De sa formulation à son exécution, en passant par la transmission, la coordination entre institutions et le suivi des demandes, les participants sont invités à reproduire les principales séquences auxquelles ils pourraient être confrontés dans leurs activités professionnelles. Cette approche vise à identifier les difficultés susceptibles d’entraver le traitement d’une demande d’entraide, à corriger les insuffisances et à favoriser des pratiques plus harmonisées entre les différents intervenants.
Procédant au lancement des travaux, le Directeur de Cabinet du Ministère de la Justice et de la Législation, Florentin GBODOU, a salué la pertinence de l’initiative portée par le BCEJ. Pour lui, l’évolution de la criminalité transnationale organisée impose aux systèmes judiciaires de renforcer leur capacité à travailler ensemble. Les procédures comportant un élément d’extranéité peuvent en effet se révéler particulièrement complexes lorsqu’une partie du dossier, une personne, une preuve ou un patrimoine se trouve à l’extérieur du territoire national. « Lorsqu’une personne recherchée se réfugie à l’étranger, lorsqu’une preuve se trouve hors du territoire national, lorsqu’un enfant est déplacé illicitement, lorsqu’un patrimoine criminel est dissimulé dans plusieurs États ou lorsqu’une décision de justice doit être exécutée au-delà de nos frontières, la capacité de notre système judiciaire à coopérer efficacement devient une condition même de l’efficacité de l’action de la justice », a expliqué le directeur de cabinet. Cette réalité justifie, selon lui, la nécessité de disposer d’acteurs suffisamment outillés pour traiter rapidement et correctement les demandes adressées aux autorités judiciaires étrangères ou reçues de celles-ci.

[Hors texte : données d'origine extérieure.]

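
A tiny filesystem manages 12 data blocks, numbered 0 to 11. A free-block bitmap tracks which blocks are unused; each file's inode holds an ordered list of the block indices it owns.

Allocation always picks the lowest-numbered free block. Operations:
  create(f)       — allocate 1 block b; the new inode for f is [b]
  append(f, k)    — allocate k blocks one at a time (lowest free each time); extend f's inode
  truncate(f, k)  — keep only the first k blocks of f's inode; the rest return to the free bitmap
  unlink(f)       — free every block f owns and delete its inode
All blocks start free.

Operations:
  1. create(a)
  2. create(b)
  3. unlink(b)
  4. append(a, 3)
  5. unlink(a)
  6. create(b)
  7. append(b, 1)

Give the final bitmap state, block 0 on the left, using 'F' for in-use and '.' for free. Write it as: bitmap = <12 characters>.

create(a): bitmap=F........... | a=[0]
create(b): bitmap=FF.......... | a=[0] b=[1]
unlink(b): bitmap=F........... | a=[0]
append(a, 3): bitmap=FFFF........ | a=[0, 1, 2, 3]
unlink(a): bitmap=............ | 
create(b): bitmap=F........... | b=[0]
append(b, 1): bitmap=FF.......... | b=[0, 1]

bitmap = FF..........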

L’atelier de Porto-Novo s’inscrit dans une démarche visant à renforcer progressivement les capacités des acteurs sur l’ensemble du territoire national. Innocentia APOVO MONTÉÏRO, Directrice du Bureau de la Coopération et de l’Entraide Judiciaire, a rappelé qu’une première session avait été organisée en juin dernier à Parakou au profit des acteurs du nord du Bénin. La session de Porto-Novo permet ainsi d’étendre cette dynamique aux professionnels du sud du pays. Pour la responsable du BCEJ, cette démarche doit contribuer à une meilleure couverture nationale et à davantage de cohérence dans les pratiques en matière de coopération et d’entraide judiciaires.
Le Projet d’appui à l’entraide judiciaire en matière pénale accompagne cette initiative. Il est mis en œuvre par Expertise France avec l’appui financier de l’Agence française de développement. Son coordonnateur, Montesquieu HOUNHOUI, a invité les participants à tirer pleinement profit des échanges et des exercices pratiques afin de contribuer à l’amélioration des mécanismes de coopération judiciaire au Bénin. L’ambition affichée est de faire davantage de célérité, de confidentialité et d’efficacité des principes opérationnels dans le traitement des demandes d’entraide judiciaire.
Au terme des travaux, les participants devraient ainsi disposer d’une meilleure compréhension des procédures, des responsabilités de chaque acteur et des mécanismes de coordination nécessaires pour éviter les retards et les blocages dans les dossiers à dimension transfrontalière. Un enjeu devenu essentiel pour une justice appelée à traiter des affaires dont les ramifications dépassent de plus en plus les frontières nationales.